Second Quarter Euroland GDP Growth and Some Central Bank Rate Announcements – Currency Thoughts

Witching Hour – Currency Thoughts


Witching Hour

October 31, 2025

Halloween 2025 finds the dollar in treat mode, with overnight gains of 0.4% against the kiwi, 0.3% versus sterling, 0.2% relative to the loonie, Aussie dollar and Swiss franc and 0.1% against the euro. While many stock markets are closing the week on a down note, U.S. stock futures an hour before the opening bell were higher led by a 1.4% advance in the Nasdaq and 0.8% in the S&P 500. The Japanese Nikkei ended October with a 2.1% advance to a new all-time high of 52,411, but equities elsewhere in the Pacific Rim fell 1.4% in Hong Kong, 0.8% in China, 0.6% in India, 0.3% in Indonesia and 0.2% in Taiwan. European stock exchanges have slipped slightly.

The price of Bitcoin jumped 1.8% overnight, but gold is 0.2% lower and likely heading for a second straight weekly drop. WTI oil’s price has also slipped a bit so far today.

The 10-year U.S. Treasury and JGB yields are up 1 and 2 basis points, whereas comparable yields are holding steady in Germany, the U.K., Italy and Spain.

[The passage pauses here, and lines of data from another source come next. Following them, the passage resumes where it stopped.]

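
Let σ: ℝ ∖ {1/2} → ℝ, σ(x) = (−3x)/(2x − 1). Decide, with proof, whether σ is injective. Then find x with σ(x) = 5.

5/13

Suppose σ(a) = σ(b). Cross-multiplying: (−3a)(2b − 1) = (−3b)(2a − 1).
Expanding both sides and cancelling the symmetric terms leaves 3·(a − b) = 0. Since 3 ≠ 0, a = b. So σ is injective.
Solving σ(x) = 5: cross-multiplying gives −3x = 5(2x − 1), which rearranges to −13x = −5, so x = 5/13.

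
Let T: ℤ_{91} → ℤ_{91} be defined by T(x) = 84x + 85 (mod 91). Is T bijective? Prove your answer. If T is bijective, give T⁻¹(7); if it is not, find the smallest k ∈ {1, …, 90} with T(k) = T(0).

We have gcd(84, 91) = 7 > 1. Taking s = 0 and t = 13: T(0) = 85 and T(13) = 84·13 + 85 = 1177 ≡ 85 (mod 91).
So T(0) = T(13) while 0 ≠ 13, thus T is not injective, hence not bijective.
Since T is not bijective, we find the least positive k with T(k) = T(0): this means 84k ≡ 0 (mod 91), i.e. 91 ∣ 84k. Since gcd(84, 91) = 7, dividing through by 7 this holds exactly when 13 ∣ 12k, and as gcd(12, 13) = 1, exactly when 13 ∣ k.
The smallest positive such k is 13.

13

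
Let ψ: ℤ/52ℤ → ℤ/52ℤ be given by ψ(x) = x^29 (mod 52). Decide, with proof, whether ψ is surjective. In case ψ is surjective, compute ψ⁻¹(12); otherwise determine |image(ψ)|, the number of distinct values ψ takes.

ψ(0) = 0^29 = 0.
ψ(26): Repeated squaring mod 52: 26^1 ≡ 26, 26^2 ≡ 26² = 676 ≡ 0, 26^4 ≡ 0² = 0, 26^8 ≡ 0² = 0, 26^16 ≡ 0² = 0. Since 29 = 16 + 8 + 4 + 1, 26^29 ≡ 0·0·0·26: 0·0 = 0, then 0·0 = 0, then 0·26 = 0. So 26^29 ≡ 0 (mod 52).
So ψ(0) = ψ(26) = 0 while 0 ≠ 26, hence ψ is not injective.
A non-injective map from the 52-element set ℤ/52ℤ to itself takes at most 51 distinct values, so it cannot be surjective. Thus ψ is not surjective.
Since ψ is not surjective, we determine |image(ψ)|. Computing x^29 mod 52 for each x (by repeated squaring, reducing mod 52 at every step), the values ψ(0), ψ(1), …, ψ(51) are: 0, 1, 32, 35, 36, 5, 28, 11, 8, 29, 4, 7, 12, 13, 40, 19, 48, 49, 44, 15, 24, 21, 16, 43, 20, 25, 0, 27, 32, 9, 36, 31, 28, 37, 8, 3, 4, 33, 12, 39, 40, 45, 48, 23, 44, 41, 24, 47, 16, 17, 20, 51.
The distinct values are {0, 1, 3, 4, 5, 7, 8, 9, 11, 12, 13, 15, 16, 17, 19, 20, 21, 23, 24, 25, 27, 28, 29, 31, 32, 33, 35, 36, 37, 39, 40, 41, 43, 44, 45, 47, 48, 49, 51}; there are 39 of them.

39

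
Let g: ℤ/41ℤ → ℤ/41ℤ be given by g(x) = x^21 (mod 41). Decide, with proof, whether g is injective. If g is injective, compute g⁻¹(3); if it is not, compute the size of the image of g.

Since 41 is prime, the nonzero elements of ℤ/41ℤ form a cyclic group of order 40.
As gcd(21, 40) = 1, raising to the 21st power is a bijection on this group: if a^21 ≡ b^21 then (ab^{−1})^21 = 1, and the only element of order dividing gcd(21, 40) = 1 is 1, so a = b.
With g(0) = 0 this makes g injective on all of ℤ/41ℤ, hence bijective (finite equal-size domain and codomain). In particular g is injective.
Since g is injective, we find the preimage of 3. The inverse of x ↦ x^21 on (ℤ/41ℤ)^× is x ↦ x^21, because 21·21 = 441 = 11·40 + 1 ≡ 1 (mod 40) and x^{40} = 1 for x ≠ 0 (Fermat). So g⁻¹(3) = 3^21 mod 41.
Repeated squaring mod 41: 3^1 ≡ 3, 3^2 ≡ 3² = 9, 3^4 ≡ 9² = 81 ≡ 40, 3^8 ≡ 40² = 1600 ≡ 1, 3^16 ≡ 1² = 1. Since 21 = 16 + 4 + 1, 3^21 ≡ 1·40·3: 1·40 = 40, then 40·3 = 120 ≡ 38. So 3^21 ≡ 38 (mod 41).
Hence g⁻¹(3) = 38.

38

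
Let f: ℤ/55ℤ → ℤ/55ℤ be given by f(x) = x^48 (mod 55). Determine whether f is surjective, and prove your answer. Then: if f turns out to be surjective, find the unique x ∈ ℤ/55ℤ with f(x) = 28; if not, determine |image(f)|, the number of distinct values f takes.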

Several Japanese economic indicators got released this Friday. Most impressively, industrial production leaped 2.2% in September, its biggest monthly rise in 7 months, and that swung the year-on-year change from -1.6% in August to +3.4%. Retail sales last month went up 0.3% from August and 0.5% compared to a year earlier. The jobless rate stayed at August’s 13-month high of 2.6%. Housing starts were 7.3% lower than in September 2024, but construction orders recorded a 34.7% on-year advance. Lastly, consumer prices in Tokyo, which get reported about three weeks ahead of the national CPI, posted a 2.8% year-on-year advance, up from 2.5%. That was true for both the total and when food and energy are excluded. Higher inflation encourages speculation that the Bank of Japan’s next interest rate hike may come sooner rather than later.

The preliminary consumer price figures in the euro area from October were announced today and showed total inflation dipping 0.1 percentage point back to August’s 2.1% figure but core inflation holding steady at September’s 5-month high of 2.4%. The service sector component accelerated 0.2 percentage points with a 6-month high price rise of 3.4%, offsetting lessening inflation in foods and non-energy industrial goods. On a monthly basis, Austria and Spain (+0.5%), Germany (+0.3%) and Belgium (+0.4%) recorded larger October price gains the the entire euro area’s 0.2% increase.

Italian consumer prices dropped 0.3% in October, trimming their 12-month increase to a one-year low of 1.2%.

German import prices, which hadn’t risen month-on-month since February, went up 0.2% in September, trimming the 12-month rate of decline to -1.0% from -1.5% in August, which had been the deepest deflationary reading in 16 months. German also reported a meager 0.2% volume rise in retail sales both monthly and yearly for September.

Swiss retail sales grew 0.6% on month and by a 3-month-high 1.5% year-on-year in September.

In addition to lower-than-expected French consumer price inflation in October, that economy experienced a 0.2% monthly drop in producer prices that left their 12-month rate of increase at August’s reading of 0.1%, which had been the lowest since May.

The government-compiled Chinese manufacturing and non-manufacturing purchasing manager indices for October respectively printed at a 6-month low of 49.0 and 50.1, which was a mere 0.1 point above September’s 10-month low. Taken together, the picture depicts an economy that appears weaker than the third-quarter GDP report of a 1.1% quarterly increase and year-on-year expansionof 4.8%.

GDP in Hong Kong rose 0.3% last quarter, lifting on-year growth to a 7-quarter high of 3.8%.

Between September 2024 and September 2025, industrial production in South Korea rose 11.6% (most in 20 months), but retail sales fell by 0.5%.

Producer prices in Australia during the third quarter rose 1.0%, more than the quarterly increases in the previous three quarters. On a year-on-year basis, PPI inflation slowed to 3.3% from 3.4% in the second quarter and 3.9% in the third quarter of 2024.

The long U.S. federal government shutdown hasn’t been much of a market factor until now, but tomorrow’s start of a new month is expected to see a sharp and broadening fallout of economic pain that will either launch greater market ramifications or result in a quick effort by officials to resolve the political impasse.